Monday, June 10, 2013

Makeover Monday: Blueberry Cheesecake Bars

I am officially on summer break today!  So hopefully you will get to hear more from me for a while.  I know you are excited!  I think that the recipe I am going to share with you today is a great way to kick off summer.    It's time to put away the rich, heavy food that got us through the dreary winter (and what turned out to be a largely dreary spring) and turn to some lighter, cooler recipes.  Take, for instance, blueberry cheesecake bars.  They have a delicious, pecan-spiked crust, a creamy cheesecake layer, and they are topped with sweet blueberries.  Yum!

These are perfect for the time of the year when it's not so hot out that you don't mind turning on the oven for a while, but it's warm enough that you also don't mind eating a dessert out of the refrigerator.  Add the facts that it includes seasonal fruit, is totally delectable, and is lightened up to help you fit into that swimsuit you just pulled out of storage, and you have yourself a pretty fantastic dessert!

I got my inspiration for these blueberry cheesecake bars from a pin on Pinterest.  The pin was for cheesecake bars and said it was a Weight Watchers recipe.  I'm not on Weight Watchers and don't really know more about it than the average American who watches any television and sees their  5 bazillion commercials, but I was really expecting something that would blow my socks off with its creative healthfulness.  When I actually checked out the recipe, I was not impressed.  Basically the only thing in this recipe that was a calorie saver was that it had reduced fat cream cheese.  I knew I could do better than that, so I got to it.

There were a few things I did that were pretty standard for me when lightening up a recipe.  First of all, I used Splenda instead of some of the sugar and I used a trans-fat free margarine instead of butter.  And to up the fiber content, I used whole wheat flour for the crust.  This was already something I could feel better about eating.

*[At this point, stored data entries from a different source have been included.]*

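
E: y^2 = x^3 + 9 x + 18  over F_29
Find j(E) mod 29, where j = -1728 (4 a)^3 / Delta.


Delta = -16(4 a^3 + 27 b^2) mod 29 = 20
-1728 * (4 a)^3 = -1728 * (4*9)^3 mod 29 = 27
j = 27 * 20^(-1) mod 29 = 26

j = 26 (mod 29)


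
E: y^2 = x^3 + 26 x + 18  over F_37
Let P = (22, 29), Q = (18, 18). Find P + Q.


P != Q, so use the chord formula.
s = (y2 - y1) / (x2 - x1) = (26) / (33) mod 37 = 12
x3 = s^2 - x1 - x2 mod 37 = 12^2 - 22 - 18 = 30
y3 = s (x1 - x3) - y1 mod 37 = 12 * (22 - 30) - 29 = 23

P + Q = (30, 23)


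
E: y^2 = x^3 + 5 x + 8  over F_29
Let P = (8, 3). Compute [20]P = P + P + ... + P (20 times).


k = 20 = 10100_2 (binary, LSB first: 00101)
Double-and-add from P = (8, 3):
  bit 0 = 0: acc unchanged = O
  bit 1 = 0: acc unchanged = O
  bit 2 = 1: acc = O + (21, 6) = (21, 6)
  bit 3 = 0: acc unchanged = (21, 6)
  bit 4 = 1: acc = (21, 6) + (5, 19) = (4, 11)

20P = (4, 11)


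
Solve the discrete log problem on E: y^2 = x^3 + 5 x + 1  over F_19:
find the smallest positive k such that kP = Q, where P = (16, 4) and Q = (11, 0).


Enumerate multiples of P until we hit Q = (11, 0):
  1P = (16, 4)
  2P = (3, 10)
  3P = (1, 11)
  4P = (11, 0)
Match found at i = 4.

k = 4


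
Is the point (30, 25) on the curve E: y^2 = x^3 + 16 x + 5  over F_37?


Check whether y^2 = x^3 + 16 x + 5 (mod 37) for (x, y) = (30, 25).
LHS: y^2 = 25^2 mod 37 = 33
RHS: x^3 + 16 x + 5 = 30^3 + 16*30 + 5 mod 37 = 31
LHS != RHS

No, not on the curve


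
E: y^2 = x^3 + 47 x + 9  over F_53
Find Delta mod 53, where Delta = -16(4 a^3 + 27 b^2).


4 a^3 + 27 b^2 = 4*47^3 + 27*9^2 = 415292 + 2187 = 417479
Delta = -16 * (417479) = -6679664
Delta mod 53 = 32

Delta = 32 (mod 53)


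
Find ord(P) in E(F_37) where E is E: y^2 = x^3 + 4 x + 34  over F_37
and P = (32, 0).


Compute successive multiples of P until we hit O:
  1P = (32, 0)
  2P = O

ord(P) = 2


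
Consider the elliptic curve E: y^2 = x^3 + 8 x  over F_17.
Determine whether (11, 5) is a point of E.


Check whether y^2 = x^3 + 8 x + 0 (mod 17) for (x, y) = (11, 5).
LHS: y^2 = 5^2 mod 17 = 8
RHS: x^3 + 8 x + 0 = 11^3 + 8*11 + 0 mod 17 = 8
LHS = RHS

Yes, on the curve


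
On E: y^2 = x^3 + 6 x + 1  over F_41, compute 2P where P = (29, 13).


Doubling: s = (3 x1^2 + a) / (2 y1)
s = (3*29^2 + 6) / (2*13) mod 41 = 20
x3 = s^2 - 2 x1 mod 41 = 20^2 - 2*29 = 14
y3 = s (x1 - x3) - y1 mod 41 = 20 * (29 - 14) - 13 = 0

2P = (14, 0)


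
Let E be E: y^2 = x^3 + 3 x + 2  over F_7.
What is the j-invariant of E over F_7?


Delta = -16(4 a^3 + 27 b^2) mod 7 = 2
-1728 * (4 a)^3 = -1728 * (4*3)^3 mod 7 = 6
j = 6 * 2^(-1) mod 7 = 3

j = 3 (mod 7)


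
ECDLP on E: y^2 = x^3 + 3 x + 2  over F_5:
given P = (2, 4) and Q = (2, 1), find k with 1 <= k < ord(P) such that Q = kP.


Enumerate multiples of P until we hit Q = (2, 1):
  1P = (2, 4)
  2P = (1, 1)
  3P = (1, 4)
  4P = (2, 1)
Match found at i = 4.

k = 4


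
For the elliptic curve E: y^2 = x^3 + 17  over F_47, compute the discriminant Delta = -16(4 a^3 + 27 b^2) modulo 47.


4 a^3 + 27 b^2 = 4*0^3 + 27*17^2 = 0 + 7803 = 7803
Delta = -16 * (7803) = -124848
Delta mod 47 = 31

Delta = 31 (mod 47)


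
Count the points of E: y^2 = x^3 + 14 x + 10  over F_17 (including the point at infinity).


For each x in F_17, count y with y^2 = x^3 + 14 x + 10 mod 17:
  x = 1: RHS = 8, y in [5, 12]  -> 2 point(s)
  x = 5: RHS = 1, y in [1, 16]  -> 2 point(s)
  x = 6: RHS = 4, y in [2, 15]  -> 2 point(s)
  x = 7: RHS = 9, y in [3, 14]  -> 2 point(s)
  x = 9: RHS = 15, y in [7, 10]  -> 2 point(s)
  x = 11: RHS = 16, y in [4, 13]  -> 2 point(s)
  x = 12: RHS = 2, y in [6, 11]  -> 2 point(s)
  x = 13: RHS = 9, y in [3, 14]  -> 2 point(s)
  x = 14: RHS = 9, y in [3, 14]  -> 2 point(s)
  x = 15: RHS = 8, y in [5, 12]  -> 2 point(s)
Affine points: 20. Add the point at infinity: total = 21.

#E(F_17) = 21


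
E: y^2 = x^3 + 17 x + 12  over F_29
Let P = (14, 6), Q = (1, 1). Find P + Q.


P != Q, so use the chord formula.
s = (y2 - y1) / (x2 - x1) = (24) / (16) mod 29 = 16
x3 = s^2 - x1 - x2 mod 29 = 16^2 - 14 - 1 = 9
y3 = s (x1 - x3) - y1 mod 29 = 16 * (14 - 9) - 6 = 16

P + Q = (9, 16)


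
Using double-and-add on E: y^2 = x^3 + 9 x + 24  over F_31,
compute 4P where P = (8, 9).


k = 4 = 100_2 (binary, LSB first: 001)
Double-and-add from P = (8, 9):
  bit 0 = 0: acc unchanged = O
  bit 1 = 0: acc unchanged = O
  bit 2 = 1: acc = O + (22, 19) = (22, 19)

4P = (22, 19)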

Now, don't be mad about this next part.  The original recipe called for chocolate instead of blueberries.  I know that chocolate is a magical substance that makes the world go around for most people.  But I thought that if I was really serious about cutting calories in this dessert that swapping a sweet, delicious fruit for sweet, delicious chocolate would go a long way.  And it does!  How many calories can you save by doing that?  Let's do the math (just because it's summer doesn't mean we can't still learn!).  1 cup of chocolate chips has about 1,120 calories.  Whoa Mama!.  1 cup of blueberries has about 85 calories.  If we get out our calculators we will see that that's a difference of 1,035 calories.  I'll give you a second to pick your jaw up off the floor.  

I cut my pan of blueberry cheesecake bars into 9 pieces, because I am an adult human being and when I have a dessert I want an adult human-sized piece.  So by using blueberries instead of chocolate chips, I had already saved 111 calories per bar.  And they are still super delicious.  I say it was totally worth it, and I would do it again in a heartbeat.  

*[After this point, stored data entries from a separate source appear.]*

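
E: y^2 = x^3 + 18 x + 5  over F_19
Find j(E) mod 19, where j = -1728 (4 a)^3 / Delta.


Delta = -16(4 a^3 + 27 b^2) mod 19 = 18
-1728 * (4 a)^3 = -1728 * (4*18)^3 mod 19 = 12
j = 12 * 18^(-1) mod 19 = 7

j = 7 (mod 19)


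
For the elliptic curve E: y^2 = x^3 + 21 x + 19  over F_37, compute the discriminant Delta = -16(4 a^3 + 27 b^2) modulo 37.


4 a^3 + 27 b^2 = 4*21^3 + 27*19^2 = 37044 + 9747 = 46791
Delta = -16 * (46791) = -748656
Delta mod 37 = 2

Delta = 2 (mod 37)


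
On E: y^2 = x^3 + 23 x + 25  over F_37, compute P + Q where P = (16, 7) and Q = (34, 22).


P != Q, so use the chord formula.
s = (y2 - y1) / (x2 - x1) = (15) / (18) mod 37 = 7
x3 = s^2 - x1 - x2 mod 37 = 7^2 - 16 - 34 = 36
y3 = s (x1 - x3) - y1 mod 37 = 7 * (16 - 36) - 7 = 1

P + Q = (36, 1)


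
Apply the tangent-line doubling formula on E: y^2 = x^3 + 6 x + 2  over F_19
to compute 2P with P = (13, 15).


Doubling: s = (3 x1^2 + a) / (2 y1)
s = (3*13^2 + 6) / (2*15) mod 19 = 0
x3 = s^2 - 2 x1 mod 19 = 0^2 - 2*13 = 12
y3 = s (x1 - x3) - y1 mod 19 = 0 * (13 - 12) - 15 = 4

2P = (12, 4)


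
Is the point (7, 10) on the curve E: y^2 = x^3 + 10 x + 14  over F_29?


Check whether y^2 = x^3 + 10 x + 14 (mod 29) for (x, y) = (7, 10).
LHS: y^2 = 10^2 mod 29 = 13
RHS: x^3 + 10 x + 14 = 7^3 + 10*7 + 14 mod 29 = 21
LHS != RHS

No, not on the curve


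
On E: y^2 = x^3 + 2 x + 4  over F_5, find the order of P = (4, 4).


Compute successive multiples of P until we hit O:
  1P = (4, 4)
  2P = (2, 1)
  3P = (0, 2)
  4P = (0, 3)
  5P = (2, 4)
  6P = (4, 1)
  7P = O

ord(P) = 7


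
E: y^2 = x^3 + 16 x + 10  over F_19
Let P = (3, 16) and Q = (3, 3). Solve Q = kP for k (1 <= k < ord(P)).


Enumerate multiples of P until we hit Q = (3, 3):
  1P = (3, 16)
  2P = (10, 12)
  3P = (4, 9)
  4P = (4, 10)
  5P = (10, 7)
  6P = (3, 3)
Match found at i = 6.

k = 6


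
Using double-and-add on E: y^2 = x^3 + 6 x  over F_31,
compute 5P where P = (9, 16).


k = 5 = 101_2 (binary, LSB first: 101)
Double-and-add from P = (9, 16):
  bit 0 = 1: acc = O + (9, 16) = (9, 16)
  bit 1 = 0: acc unchanged = (9, 16)
  bit 2 = 1: acc = (9, 16) + (5, 0) = (2, 12)

5P = (2, 12)


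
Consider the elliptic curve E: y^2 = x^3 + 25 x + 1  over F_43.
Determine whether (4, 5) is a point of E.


Check whether y^2 = x^3 + 25 x + 1 (mod 43) for (x, y) = (4, 5).
LHS: y^2 = 5^2 mod 43 = 25
RHS: x^3 + 25 x + 1 = 4^3 + 25*4 + 1 mod 43 = 36
LHS != RHS

No, not on the curve


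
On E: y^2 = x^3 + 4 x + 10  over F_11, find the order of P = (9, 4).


Compute successive multiples of P until we hit O:
  1P = (9, 4)
  2P = (8, 9)
  3P = (8, 2)
  4P = (9, 7)
  5P = O

ord(P) = 5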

Now, if you wise up and make yourself a batch of these yummy treats as directed, you might notice that yours look a little different than mine.  Mine have a crumb topping.  I omitted the topping in my written version because I thought that having a crust and a crumb topping didn't allow the cheesecake to stand out.  So for your version I cut out some of the unnecessary flour, which saves even more calories and lets the blueberry cheesecake be the star.

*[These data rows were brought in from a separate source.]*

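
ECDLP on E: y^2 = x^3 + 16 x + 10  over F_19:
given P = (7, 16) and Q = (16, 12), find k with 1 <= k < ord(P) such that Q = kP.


Enumerate multiples of P until we hit Q = (16, 12):
  1P = (7, 16)
  2P = (11, 4)
  3P = (10, 12)
  4P = (8, 17)
  5P = (5, 5)
  6P = (4, 10)
  7P = (12, 12)
  8P = (9, 16)
  9P = (3, 3)
  10P = (16, 7)
  11P = (16, 12)
Match found at i = 11.

k = 11


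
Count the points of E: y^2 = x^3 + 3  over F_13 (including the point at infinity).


For each x in F_13, count y with y^2 = x^3 + 0 x + 3 mod 13:
  x = 0: RHS = 3, y in [4, 9]  -> 2 point(s)
  x = 1: RHS = 4, y in [2, 11]  -> 2 point(s)
  x = 3: RHS = 4, y in [2, 11]  -> 2 point(s)
  x = 9: RHS = 4, y in [2, 11]  -> 2 point(s)
Affine points: 8. Add the point at infinity: total = 9.

#E(F_13) = 9


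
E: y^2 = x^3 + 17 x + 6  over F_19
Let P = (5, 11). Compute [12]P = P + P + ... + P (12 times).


k = 12 = 1100_2 (binary, LSB first: 0011)
Double-and-add from P = (5, 11):
  bit 0 = 0: acc unchanged = O
  bit 1 = 0: acc unchanged = O
  bit 2 = 1: acc = O + (4, 9) = (4, 9)
  bit 3 = 1: acc = (4, 9) + (18, 8) = (13, 12)

12P = (13, 12)


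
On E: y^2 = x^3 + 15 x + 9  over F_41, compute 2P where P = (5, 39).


Doubling: s = (3 x1^2 + a) / (2 y1)
s = (3*5^2 + 15) / (2*39) mod 41 = 39
x3 = s^2 - 2 x1 mod 41 = 39^2 - 2*5 = 35
y3 = s (x1 - x3) - y1 mod 41 = 39 * (5 - 35) - 39 = 21

2P = (35, 21)


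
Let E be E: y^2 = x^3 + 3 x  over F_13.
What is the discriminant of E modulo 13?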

I loved these blueberry cheesecake bars and I loved that I didn't have to beat myself up for enjoying them.  I think with the changes I made, these are now actually worthy of being a Weight Watchers recipe, while still being a worthy start to a delicious summer!

Blueberry Cheesecake Bars
1/4 cup margarine
1/3 cup brown sugar
1/2 cup pecans, chopped
1/2 cup whole wheat white flour
1 (8 oz) package reduced fat cream cheese, softened
1/4 cup Splenda
1 tsp vanilla extract
1 egg
1 cup frozen or fresh blueberries
Preheat oven to 350 degrees F.
Beat margarine and brown sugar until light and fluffy.  Add the walnuts and flour; mix well.  Press into the bottom of an 8x8" square pan.  Bake for 10 minutes and remove from the oven.
Meanwhile, combine cream cheese, sugar, and vanilla with an electric mixer on medium speed until well blended.  Add the egg; mix well.
Spread cream cheese mixture over crust.  Top with blueberries.
Bake for 20 minutes, until firm in middle.  Cool before serving.  Cut into 9 bars.